Fruit tarts and quiches loaded with vegetables will also be available, and coffee from Temple Coffee will be sold.
Most desserts will be in the $3-$4 range, and Son said customers will be able to get lunch and a drink for about $8.
Though Son is Korean-American, she said she chose to focus on French desserts, starting at the roots, and then modifying them with Asian and American influences.
“The root of all dessert and pastry making is French,” Son said. “Not that American, Asian or Italian styles aren’t as good, but I wanted to go back to the roots and then improvise.”
The name Estelle, she said, is the French version of Esther, so it was a natural choice.
A self-described perfectionist, Son said she and her staff – the patisserie will employ about 10 workers – spent six months perfecting the croissant.
“We boast of our butter croissants,” she said. “We don’t buy pre-mixed or frozen croissants. It’s 100 percent homemade, and there are not many of those in town. It’s really flaky and buttery.”
With a husband who is a physician, Son said that even though her business has a variety of desserts, being health-conscious is still important.
“We need to educate people on what good dessert is,” she said. “Some people are used to Twinkies, and they are so unnaturally sweet and oily, but a dessert doesn’t have to be overwhelming.”
To get away from processed foods and make even a buttery croissant more healthy than the alternative, Son said she focuses on using high-quality ingredients bought from local sources whenever possible.
“We avoid shortening and corn syrup,” she said. “It’s hard to say dessert is healthy, but you can work on it by reducing those kinds of ingredients.”
Also available will be diabetic-friendly and vegan items. There will also be “almost-gluten-free” items, and Son explained that to legally call something gluten-free, it must be produced on separate equipment, which is something she isn’t set up to do.
One of the clients of her other business, Esther’s Cupcakes, is the J. Crew store in Arden Fair Mall.
“We use Esther for her cupcakes for special events for our store clients,” said Manager Sophie Pena. “Her cupcakes are a special, unique treat. They look amazing; they taste amazing. You just look at them, and you can tell they’re hers.”

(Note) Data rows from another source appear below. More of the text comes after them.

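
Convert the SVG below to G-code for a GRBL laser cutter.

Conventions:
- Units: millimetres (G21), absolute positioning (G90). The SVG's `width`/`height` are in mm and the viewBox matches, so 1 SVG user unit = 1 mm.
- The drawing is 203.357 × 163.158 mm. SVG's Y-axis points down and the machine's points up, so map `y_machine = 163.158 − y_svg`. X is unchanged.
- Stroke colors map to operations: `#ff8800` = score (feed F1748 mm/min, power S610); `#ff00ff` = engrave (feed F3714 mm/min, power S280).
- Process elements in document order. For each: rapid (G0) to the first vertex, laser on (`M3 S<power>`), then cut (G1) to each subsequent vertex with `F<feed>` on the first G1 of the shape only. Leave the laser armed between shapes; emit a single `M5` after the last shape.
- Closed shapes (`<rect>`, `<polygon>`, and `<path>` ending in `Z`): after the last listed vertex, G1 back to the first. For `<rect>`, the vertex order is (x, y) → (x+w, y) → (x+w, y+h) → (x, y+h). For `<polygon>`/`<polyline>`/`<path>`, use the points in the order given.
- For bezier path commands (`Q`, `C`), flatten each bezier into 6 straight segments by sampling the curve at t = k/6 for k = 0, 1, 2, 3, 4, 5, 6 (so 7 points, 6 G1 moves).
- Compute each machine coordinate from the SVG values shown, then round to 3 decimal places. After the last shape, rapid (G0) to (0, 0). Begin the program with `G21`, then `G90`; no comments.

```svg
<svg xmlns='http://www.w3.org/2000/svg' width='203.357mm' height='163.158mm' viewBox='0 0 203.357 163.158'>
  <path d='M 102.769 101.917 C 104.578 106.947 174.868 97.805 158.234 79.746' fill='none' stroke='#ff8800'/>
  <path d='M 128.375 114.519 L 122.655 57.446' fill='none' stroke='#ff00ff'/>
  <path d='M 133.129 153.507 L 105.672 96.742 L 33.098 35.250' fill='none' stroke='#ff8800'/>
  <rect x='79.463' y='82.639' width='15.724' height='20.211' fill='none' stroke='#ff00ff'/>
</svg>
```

Since the viewBox matches the mm dimensions, user units are millimetres directly. The only transform is the Y-flip y_m = 163.158 − y_svg.

Shape 1 is a cubic bezier drawn with `<path>`. Its stroke #ff8800 means score at S610, F1748. After flipping Y the toolpath is (102.769,61.241) → (108.661,59.883) → (121.649,60.740) → (137.418,63.668) → (151.649,68.520) → (160.027,75.150) → (158.234,83.412).

Shape 2 is a line segment drawn with `<path>`. Its stroke #ff00ff means engrave at S280, F3714. After flipping Y the toolpath is (128.375,48.639) → (122.655,105.712).

Shape 3 is a open polyline drawn with `<path>`. Its stroke #ff8800 means score at S610, F1748. After flipping Y the toolpath is (133.129,9.651) → (105.672,66.416) → (33.098,127.908).

Shape 4 is a rectangle drawn with `<rect>`. Its stroke #ff00ff means engrave at S280, F3714. After flipping Y the toolpath is (79.463,80.519) → (95.187,80.519) → (95.187,60.308) → (79.463,60.308) → (79.463,80.519), returning to the start.

G21
G90
G0 X102.769 Y61.241
M3 S610
G1 X108.661 Y59.883 F1748
G1 X121.649 Y60.740
G1 X137.418 Y63.668
G1 X151.649 Y68.520
G1 X160.027 Y75.150
G1 X158.234 Y83.412
G0 X128.375 Y48.639
M3 S280
G1 X122.655 Y105.712 F3714
G0 X133.129 Y9.651
M3 S610
G1 X105.672 Y66.416 F1748
G1 X33.098 Y127.908
G0 X79.463 Y80.519
M3 S280
G1 X95.187 Y80.519 F3714
G1 X95.187 Y60.308
G1 X79.463 Y60.308
G1 X79.463 Y80.519
M5
G0 X0.000 Y0.000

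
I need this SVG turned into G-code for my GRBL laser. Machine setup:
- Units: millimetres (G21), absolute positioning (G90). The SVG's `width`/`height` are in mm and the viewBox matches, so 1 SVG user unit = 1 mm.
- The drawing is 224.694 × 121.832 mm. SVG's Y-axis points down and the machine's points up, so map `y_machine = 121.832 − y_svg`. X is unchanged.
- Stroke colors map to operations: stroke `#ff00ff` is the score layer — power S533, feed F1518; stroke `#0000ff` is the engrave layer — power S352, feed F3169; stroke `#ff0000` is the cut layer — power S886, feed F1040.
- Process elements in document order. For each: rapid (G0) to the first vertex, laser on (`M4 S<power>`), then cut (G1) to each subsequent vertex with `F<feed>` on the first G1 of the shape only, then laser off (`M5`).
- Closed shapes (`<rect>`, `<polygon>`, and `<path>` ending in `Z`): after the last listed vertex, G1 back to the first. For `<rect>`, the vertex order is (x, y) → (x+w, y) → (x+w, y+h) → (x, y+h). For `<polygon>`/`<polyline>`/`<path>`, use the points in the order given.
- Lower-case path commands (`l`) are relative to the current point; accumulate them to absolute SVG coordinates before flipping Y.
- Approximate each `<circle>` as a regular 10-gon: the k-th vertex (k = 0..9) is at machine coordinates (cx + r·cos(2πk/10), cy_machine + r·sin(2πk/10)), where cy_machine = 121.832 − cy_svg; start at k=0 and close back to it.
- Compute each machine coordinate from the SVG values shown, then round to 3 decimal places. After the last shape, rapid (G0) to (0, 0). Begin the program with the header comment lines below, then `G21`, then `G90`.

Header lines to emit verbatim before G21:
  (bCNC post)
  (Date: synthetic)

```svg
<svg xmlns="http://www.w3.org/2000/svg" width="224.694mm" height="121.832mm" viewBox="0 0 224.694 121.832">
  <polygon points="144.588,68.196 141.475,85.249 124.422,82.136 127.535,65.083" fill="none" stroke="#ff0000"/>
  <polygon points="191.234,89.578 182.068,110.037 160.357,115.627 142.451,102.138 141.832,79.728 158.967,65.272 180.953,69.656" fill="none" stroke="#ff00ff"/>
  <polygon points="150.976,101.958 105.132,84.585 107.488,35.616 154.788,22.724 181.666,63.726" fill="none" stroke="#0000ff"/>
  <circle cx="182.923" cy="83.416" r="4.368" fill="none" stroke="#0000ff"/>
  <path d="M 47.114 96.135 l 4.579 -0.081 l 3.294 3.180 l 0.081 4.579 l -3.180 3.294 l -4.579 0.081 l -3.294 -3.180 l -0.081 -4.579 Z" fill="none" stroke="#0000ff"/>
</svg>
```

viewBox `0 0 224.694 121.832` with mm width/height → 1 unit = 1 mm. Flip: y_m = 121.832 − y_svg.

**Shape 1** — `<polygon>` regular polygon, stroke `#ff0000` → cut (S886, F1040). Machine vertices: (144.588,53.636) → (141.475,36.583) → (124.422,39.696) → (127.535,56.749) → (144.588,53.636). Closed: final G1 returns to the first vertex.

**Shape 2** — `<polygon>` regular polygon, stroke `#ff00ff` → score (S533, F1518). Machine vertices: (191.234,32.254) → (182.068,11.795) → (160.357,6.205) → (142.451,19.694) → (141.832,42.104) → (158.967,56.560) → (180.953,52.176) → (191.234,32.254). Closed: final G1 returns to the first vertex.

**Shape 3** — `<polygon>` regular polygon, stroke `#0000ff` → engrave (S352, F3169). Machine vertices: (150.976,19.874) → (105.132,37.247) → (107.488,86.216) → (154.788,99.108) → (181.666,58.106) → (150.976,19.874). Closed: final G1 returns to the first vertex.

**Shape 4** — `<circle>` circle, stroke `#0000ff` → engrave (S352, F3169). Machine vertices: (187.291,38.416) → (186.457,40.983) → (184.273,42.570) → (181.573,42.570) → (179.389,40.983) → (178.555,38.416) → (179.389,35.849) → (181.573,34.262) → (184.273,34.262) → (186.457,35.849) → (187.291,38.416). Closed: final G1 returns to the first vertex.

**Shape 5** — `<path>` regular polygon, stroke `#0000ff` → engrave (S352, F3169). Machine vertices: (47.114,25.697) → (51.693,25.778) → (54.987,22.598) → (55.068,18.019) → (51.888,14.725) → (47.309,14.644) → (44.015,17.824) → (43.934,22.403) → (47.114,25.697). Closed: final G1 returns to the first vertex.

(bCNC post)
(Date: synthetic)
G21
G90
G0 X144.588 Y53.636
M4 S886
G1 X141.475 Y36.583 F1040
G1 X124.422 Y39.696
G1 X127.535 Y56.749
G1 X144.588 Y53.636
M5
G0 X191.234 Y32.254
M4 S533
G1 X182.068 Y11.795 F1518
G1 X160.357 Y6.205
G1 X142.451 Y19.694
G1 X141.832 Y42.104
G1 X158.967 Y56.560
G1 X180.953 Y52.176
G1 X191.234 Y32.254
M5
G0 X150.976 Y19.874
M4 S352
G1 X105.132 Y37.247 F3169
G1 X107.488 Y86.216
G1 X154.788 Y99.108
G1 X181.666 Y58.106
G1 X150.976 Y19.874
M5
G0 X187.291 Y38.416
M4 S352
G1 X186.457 Y40.983 F3169
G1 X184.273 Y42.570
G1 X181.573 Y42.570
G1 X179.389 Y40.983
G1 X178.555 Y38.416
G1 X179.389 Y35.849
G1 X181.573 Y34.262
G1 X184.273 Y34.262
G1 X186.457 Y35.849
G1 X187.291 Y38.416
M5
G0 X47.114 Y25.697
M4 S352
G1 X51.693 Y25.778 F3169
G1 X54.987 Y22.598
G1 X55.068 Y18.019
G1 X51.888 Y14.725
G1 X47.309 Y14.644
G1 X44.015 Y17.824
G1 X43.934 Y22.403
G1 X47.114 Y25.697
M5
G0 X0.000 Y0.000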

Pena said she is looking forward to going down to the patisserie and trying Son’s other baked goods once it opens.
The building, at 901 K St., was formerly Danielle’s Creperie. At 3,000 square feet, it has a seating area of about 1,000 square feet that can hold 25-30 people. A few more tables will be put on the fenced-in patio that fronts K Street.
K Street will open to vehicular traffic for the first time since the 1960s on Saturday, and Son said that was one of the reasons she chose to open a downtown location.
“I’m really excited to see the city and urban life turn around, and I want to be a part of this,” she said. “If I can make a little change to the downtown lifestyle, I’ll be so honored.”
That sentiment, according to Downtown Sacramento Partnership Business Recruitment Director Valerie Mamone-Werder, is key to turning around the blighted K Street area that has seen improvement over the past year with the opening of numerous new businesses, including Tequila Museo Myahuel and the nightlife trio of Pizza Rock, District 30 and Dive Bar.
“I think that getting these tenants, these merchants and retailers that really get downtown is refreshing,” she said. “We have a lot of naysayers, but we have people who see downtown for what it is and can be, and she sees what we do have, and what’s coming.”
Having lived in Sacramento for the past 10 years, Son, 34, said she plans to raise her two children, ages 5 and 6, in the area.
Also scheduled for late winter and early spring openings are another cupcake shop in the Westfield Galleria at Roseville Mall and another Estelle’s Patisserie in the Arden area.
“I’m not here to come in and then go out of business in five years,” Son said. “I plan on being here for the long haul.”
Estelle’s Patisserie, 901 K St., will initially be open from 6 a.m. – 7 p.m. on weekdays. If business warrants, Son said, she will stay open on weekends.